Antes que Enoque terminasse a sua fala, foi interrompido com um pedido de Mariáh.

__ “Venha para a cama, então”...

Enoque foi para cama, pegou nos cabelos longos de Mariáh, sentiu o cheiro da sua pele, beijou seus lábios vagarosamente. Seu corpo tremia. Tirou a velha camisa do Atlético  Rio Negro Clube, beijou cada um dos seus seios, lentamente desceu até ao seu umbigo. Tirou a bermuda, ficaram nus. Seus corpos se entrelaçavam, percebendo que um desejava o outro, apenas pequenos murmúrios, corações sentiam-se próximos um do outro, não havia mais nada, apenas o desejo, o sexo. Seus órgãos sexuais se contraiam. Chegaram ao orgasmo juntos, queriam gritar, mas mantiveram seus impulsos juvenis. Deitaram, beijaram-se, esperaram algum tempo e repetiram tudo novamente.
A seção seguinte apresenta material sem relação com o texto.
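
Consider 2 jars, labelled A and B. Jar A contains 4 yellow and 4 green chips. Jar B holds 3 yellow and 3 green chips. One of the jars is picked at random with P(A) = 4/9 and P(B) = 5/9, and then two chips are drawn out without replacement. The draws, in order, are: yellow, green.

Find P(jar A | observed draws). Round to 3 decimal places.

The likelihood of the observed sequence under each hypothesis: P(data | jar A) = (4/8)(4/7) = 2/7; P(data | jar B) = (3/6)(3/5) = 3/10.
Weighting by the prior gives 4/9 · 2/7 = 8/63, 5/9 · 3/10 = 1/6; with total 37/126.
So P(jar A | data) = (8/63) / (37/126) = 16/37.

0.432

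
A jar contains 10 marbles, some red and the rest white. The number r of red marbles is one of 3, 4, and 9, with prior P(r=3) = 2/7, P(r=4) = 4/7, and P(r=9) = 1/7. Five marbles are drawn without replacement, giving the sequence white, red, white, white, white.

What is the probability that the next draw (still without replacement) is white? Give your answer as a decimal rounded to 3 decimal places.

Compute the likelihood of the observed sequence for each case: P(data | r = 3) = (7/10)(3/9)(6/8)(5/7)(4/6) = 1/12; P(data | r = 4) = (6/10)(4/9)(5/8)(4/7)(3/6) = 1/21; P(data | r = 9) = (1/10)(9/9)(0/8) = 0.
The prior-weighted likelihoods are 2/7 · 1/12 = 1/42, 4/7 · 1/21 = 4/147, 1/7 · 0 = 0; summing to 5/98.
The posterior is then P(r = 3 | data) = 7/15, P(r = 4 | data) = 8/15, P(r = 9 | data) = 0.
Averaging over the posterior, P(white next | data) = (3/5)(7/15) + (2/5)(8/15) = 37/75.

0.493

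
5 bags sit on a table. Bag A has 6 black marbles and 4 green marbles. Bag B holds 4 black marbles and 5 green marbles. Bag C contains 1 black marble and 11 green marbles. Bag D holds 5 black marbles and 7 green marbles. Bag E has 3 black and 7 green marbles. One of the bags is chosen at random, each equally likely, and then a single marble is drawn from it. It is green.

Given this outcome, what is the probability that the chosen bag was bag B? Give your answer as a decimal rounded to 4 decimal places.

For each hypothesis, P(data | H) works out to: P(data | bag A) = (4/10) = 2/5; P(data | bag B) = (5/9) = 5/9; P(data | bag C) = (11/12) = 11/12; P(data | bag D) = (7/12) = 7/12; P(data | bag E) = (7/10) = 7/10.
Multiplying each by its prior: 1/5 · 2/5 = 2/25, 1/5 · 5/9 = 1/9, 1/5 · 11/12 = 11/60, 1/5 · 7/12 = 7/60, 1/5 · 7/10 = 7/50; these sum to 142/225.
By Bayes' rule, P(bag B | data) = (1/9) / (142/225) = 25/142.

0.1761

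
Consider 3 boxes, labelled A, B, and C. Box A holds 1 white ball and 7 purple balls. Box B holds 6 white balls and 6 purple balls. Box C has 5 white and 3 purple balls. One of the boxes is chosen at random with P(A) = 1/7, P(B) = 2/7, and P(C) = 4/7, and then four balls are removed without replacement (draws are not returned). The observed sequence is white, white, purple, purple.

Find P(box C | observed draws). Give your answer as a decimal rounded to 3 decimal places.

0.653

Compute the likelihood of the observed sequence for each case: P(data | box A) = (1/8)(0/7) = 0; P(data | box B) = (6/12)(5/11)(6/10)(5/9) = 0.075758; P(data | box C) = (5/8)(4/7)(3/6)(2/5) = 0.071429.
Weighting by the prior gives 1/7 · 0 = 0, 2/7 · 0.075758 = 0.021645, 4/7 · 0.071429 = 0.040816; with total 0.062461.
By Bayes' rule, P(box C | data) = (0.040816) / (0.062461) = 0.65347.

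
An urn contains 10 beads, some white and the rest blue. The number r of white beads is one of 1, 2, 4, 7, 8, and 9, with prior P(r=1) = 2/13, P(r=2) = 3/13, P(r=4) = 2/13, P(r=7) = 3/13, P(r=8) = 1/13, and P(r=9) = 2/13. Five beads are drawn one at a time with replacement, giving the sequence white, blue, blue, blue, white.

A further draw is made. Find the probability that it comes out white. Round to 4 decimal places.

For each hypothesis, P(data | H) works out to: P(data | r = 1) = (1/10)(9/10)(9/10)(9/10)(1/10) = 0.00729; P(data | r = 2) = (2/10)(8/10)(8/10)(8/10)(2/10) = 0.02048; P(data | r = 4) = (4/10)(6/10)(6/10)(6/10)(4/10) = 0.03456; P(data | r = 7) = (7/10)(3/10)(3/10)(3/10)(7/10) = 0.01323; P(data | r = 8) = (8/10)(2/10)(2/10)(2/10)(8/10) = 0.00512; P(data | r = 9) = (9/10)(1/10)(1/10)(1/10)(9/10) = 0.00081.
The prior-weighted likelihoods are 2/13 · 0.00729 = 0.0011215, 3/13 · 0.02048 = 0.0047262, 2/13 · 0.03456 = 0.0053169, 3/13 · 0.01323 = 0.0030531, 1/13 · 0.00512 = 0.00039385, 2/13 · 0.00081 = 0.00012462; summing to 0.014736.
Dividing through by the total gives posterior P(r = 1 | data) = 0.076108, P(r = 2 | data) = 0.32072, P(r = 4 | data) = 0.36081, P(r = 7 | data) = 0.20718, P(r = 8 | data) = 0.026727, P(r = 9 | data) = 0.0084564.
The predictive probability is P(white next | data) = (1/10)(0.076108) + (1/5)(0.32072) + (2/5)(0.36081) + (7/10)(0.20718) + (4/5)(0.026727) + (9/10)(0.0084564) = 0.3901.

0.3901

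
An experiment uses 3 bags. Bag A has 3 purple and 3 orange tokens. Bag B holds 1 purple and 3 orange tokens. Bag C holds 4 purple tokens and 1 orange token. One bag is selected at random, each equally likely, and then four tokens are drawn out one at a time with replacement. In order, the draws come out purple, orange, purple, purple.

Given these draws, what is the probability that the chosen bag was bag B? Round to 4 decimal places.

Compute the likelihood of the observed sequence for each case: P(data | bag A) = (3/6)(3/6)(3/6)(3/6) = 0.0625; P(data | bag B) = (1/4)(3/4)(1/4)(1/4) = 0.011719; P(data | bag C) = (4/5)(1/5)(4/5)(4/5) = 0.1024.
Weighting by the prior gives 1/3 · 0.0625 = 0.020833, 1/3 · 0.011719 = 0.0039062, 1/3 · 0.1024 = 0.034133; with total 0.058873.
So P(bag B | data) = (0.0039062) / (0.058873) = 0.066351.

0.0664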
Desde que Mariáh começou um relacionamento com seu professor orientador, nunca mais tinha tido um orgasmo verdadeiro, sem necessidade de drogas. Sentiu seu corpo flutuar como as nuvens nos braços de Enoque. Os lábios quentes, a pulsação forte, o desejo verdadeiro.

Finalmente dormiram abraçados. Acordaram mais ou menos às 11 horas. Tomaram banho, saíram, foram para um restaurante barato na Feira do Produtor. Local central da Zona Leste de Manaus. Almoçaram. Mariáh começou a falar da sua vida, assim como Enoque.

A conversa chegou ao Professor Dr. Joed Silva. O papo começou pela Mariáh.

__ “Lembra-se daquele cara que estava comigo no dia da viagem que nós fizemos, vindo de Barcelos”?

__ “Lembro, foi naquela viagem que o destino me levou a você”... Respondeu Enoque.

__ “Ele é meu orientador no Programa de Mestrado em Arqueologia que eu faço na UFAM. Nós tínhamos um caso, já faz quase três anos. Mas ele apenas me usou, não passei de uma cadela, uma marionete nas mãos dele. Ontem eu estava com tanto ódio que seria capaz de matá-lo. Ele tem que pagar o que fez comigo. Eu não sou um objeto, que pode ser usado e depois descartado, sou um ser humano. Tenho sentimentos. Ele tem que pagar. Apesar de mal te conhecer, sinto que posso confiar em você. Enoque você me ajuda? Eu tenho um plano”.

Segurando as suas mãos Enoque perguntou:

__ “Mas, mas... que plano”?

__ “Vou fazer ele ir até o shopping onde você trabalha, quase no horário em que você deixa de interpretar o Papai Noel. Vou até o encontro dele, e lá vou dá xeque-mate naquele merda, cheio de vaidade. Ele vai se arrepender”.

__ “Mariáh eu posso ser prejudicado, e mal comecei a trabalhar no shopping”.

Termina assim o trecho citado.